Insiste sur la limitation impérative des transferts de compétences prévus au profit de la Commission européenne,

Suggère de substituer à l'instauration d'un comité de gestion unique un dispositif associant une pluralité de comités regroupés par types de production similaires,

Demande à ce que soit élargi le champ de reconnaissance des organisations de producteurs et interprofessions,

Enfin, recommande la réécriture de plusieurs des dispositions du présent texte dans un souci de clarification formelle, de cohérence normative et de sécurisation juridique.

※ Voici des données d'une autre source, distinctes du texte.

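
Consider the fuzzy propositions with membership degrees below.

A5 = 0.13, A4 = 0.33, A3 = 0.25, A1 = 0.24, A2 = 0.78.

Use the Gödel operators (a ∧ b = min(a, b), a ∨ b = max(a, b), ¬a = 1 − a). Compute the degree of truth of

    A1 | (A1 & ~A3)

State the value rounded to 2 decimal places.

~A3 = 1 − 0.25 = 0.75
A1 & ~A3 = min(a, b) on (0.24, 0.75) = 0.24
A1 | (A1 & ~A3) = max(a, b) on (0.24, 0.24) = 0.24

0.24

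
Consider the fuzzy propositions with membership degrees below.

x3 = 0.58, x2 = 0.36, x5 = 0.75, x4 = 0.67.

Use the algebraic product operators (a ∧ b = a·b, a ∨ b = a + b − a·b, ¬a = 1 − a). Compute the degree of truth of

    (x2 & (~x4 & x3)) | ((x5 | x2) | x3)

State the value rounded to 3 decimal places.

~x4 = 1 − 0.6700 = 0.3300
~x4 & x3 = a·b on (0.3300, 0.5800) = 0.1914
x2 & (~x4 & x3) = a·b on (0.3600, 0.1914) = 0.0689
x5 | x2 = a + b − a·b on (0.7500, 0.3600) = 0.8400
(x5 | x2) | x3 = a + b − a·b on (0.8400, 0.5800) = 0.9328
(x2 & (~x4 & x3)) | ((x5 | x2) | x3) = a + b − a·b on (0.0689, 0.9328) = 0.9374

0.937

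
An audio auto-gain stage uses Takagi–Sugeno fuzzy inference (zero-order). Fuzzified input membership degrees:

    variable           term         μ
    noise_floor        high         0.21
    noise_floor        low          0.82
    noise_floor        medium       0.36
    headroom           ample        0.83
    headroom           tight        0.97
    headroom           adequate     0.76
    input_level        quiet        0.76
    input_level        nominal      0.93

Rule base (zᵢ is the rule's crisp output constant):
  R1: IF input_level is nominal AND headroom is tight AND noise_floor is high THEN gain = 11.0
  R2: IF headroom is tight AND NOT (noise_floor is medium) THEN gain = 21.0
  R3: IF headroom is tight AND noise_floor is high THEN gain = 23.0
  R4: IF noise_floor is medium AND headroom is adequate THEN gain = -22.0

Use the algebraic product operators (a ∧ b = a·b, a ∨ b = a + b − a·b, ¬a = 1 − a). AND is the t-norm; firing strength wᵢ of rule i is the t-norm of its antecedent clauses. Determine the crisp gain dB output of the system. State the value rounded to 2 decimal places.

R1 (z=11.0): nominal=0.93, tight=0.97, high=0.21; AND[a·b] → w = 0.1894
R2 (z=21.0): tight=0.97, ¬medium=1−0.36=0.64; AND[a·b] → w = 0.6208
R3 (z=23.0): tight=0.97, high=0.21; AND[a·b] → w = 0.2037
R4 (z=-22.0): medium=0.36, adequate=0.76; AND[a·b] → w = 0.2736
Weighted average = (0.1894·11.0 + 0.6208·21.0 + 0.2037·23.0 + 0.2736·-22.0) / (0.1894 + 0.6208 + 0.2037 + 0.2736)
  = 13.7866 / 1.2875 = 10.71

10.71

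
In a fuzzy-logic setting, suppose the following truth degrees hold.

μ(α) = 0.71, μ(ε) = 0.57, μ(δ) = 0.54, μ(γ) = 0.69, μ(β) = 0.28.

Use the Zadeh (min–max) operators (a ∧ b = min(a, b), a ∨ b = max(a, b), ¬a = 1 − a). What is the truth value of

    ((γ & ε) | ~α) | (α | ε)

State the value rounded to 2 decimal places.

γ & ε = min(a, b) on (0.69, 0.57) = 0.57
~α = 1 − 0.71 = 0.29
(γ & ε) | ~α = max(a, b) on (0.57, 0.29) = 0.57
α | ε = max(a, b) on (0.71, 0.57) = 0.71
((γ & ε) | ~α) | (α | ε) = max(a, b) on (0.57, 0.71) = 0.71

0.71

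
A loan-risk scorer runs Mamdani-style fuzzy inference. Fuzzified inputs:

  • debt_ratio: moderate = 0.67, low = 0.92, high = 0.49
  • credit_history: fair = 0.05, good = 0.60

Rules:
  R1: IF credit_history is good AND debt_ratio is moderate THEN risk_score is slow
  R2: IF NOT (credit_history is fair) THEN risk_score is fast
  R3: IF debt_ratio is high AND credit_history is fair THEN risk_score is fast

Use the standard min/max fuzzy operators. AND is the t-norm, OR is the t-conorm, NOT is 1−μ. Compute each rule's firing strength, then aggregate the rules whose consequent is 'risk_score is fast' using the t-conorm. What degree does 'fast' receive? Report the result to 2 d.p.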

ANNEXE - LISTE DES PERSONNES AUDITIONNÉES

- M. Jean-Marie AURAND, directeur général des politiques économiques européennes et internationales au ministère de l'agriculture ;

- M. Xavier BEULIN, premier vice-président de la Fédération nationale des syndicats d'exploitants agricoles (FNSEA), accompagné de M. Claude SOUDÉ, chef de service « productions-marchés-affaires internationales » et de Mme Nadine NORMAND, chargée des relations avec le Parlement ;

- M. Jean-Paul JAMET, président du Comité de liaison des industries agroalimentaires (CLIAA) ;

- MM. Eloi CANON, vice-président de Jeunes agriculteurs (JA), accompagné de M. Aurélien VAUCELLE, conseiller « productions végétales », de M. Cyril CORNILLE, conseiller « productions animales », de M. Nicolas BOUDON, conseiller « viticulture », de M. Jérôme VOLLE, conseiller « fruits et légumes » ainsi que de M. Samuel GABORIT, conseiller « productions animales ».

* 1 Ces 21 OCM concernent les céréales, le riz, le sucre, les fourrages séchés, les semences, le houblon, l'huile d'olive et les olives de table, le lin et le chanvre, les fruits et les légumes, les fruits et les légumes transformés, les bananes, le vin, les plantes vivantes et les produits de la floriculture, le tabac brut, la viande bovine, le lait et les produits laitiers, la viande de porc, les viandes ovine et caprine, les oeufs, et enfin la viande et les autres produits de la volaille.

* 2 COM (2005) 509 final.

* 3 Proposition de règlement du Conseil portant organisation commune des marchés dans le secteur agricole et dispositions spécifiques en ce qui concerne certains produits de ce secteur (E 3423).

* 4 Dont la révision donne d'ailleurs lieu à l'instruction, par notre collègue Gérard César et au nom de notre commission, d'un rapport d'information à paraître d'ici l'été.

* 5 Cf. dernier paragraphe du A du I.

* 6 Cf. dernier paragraphe du C du II.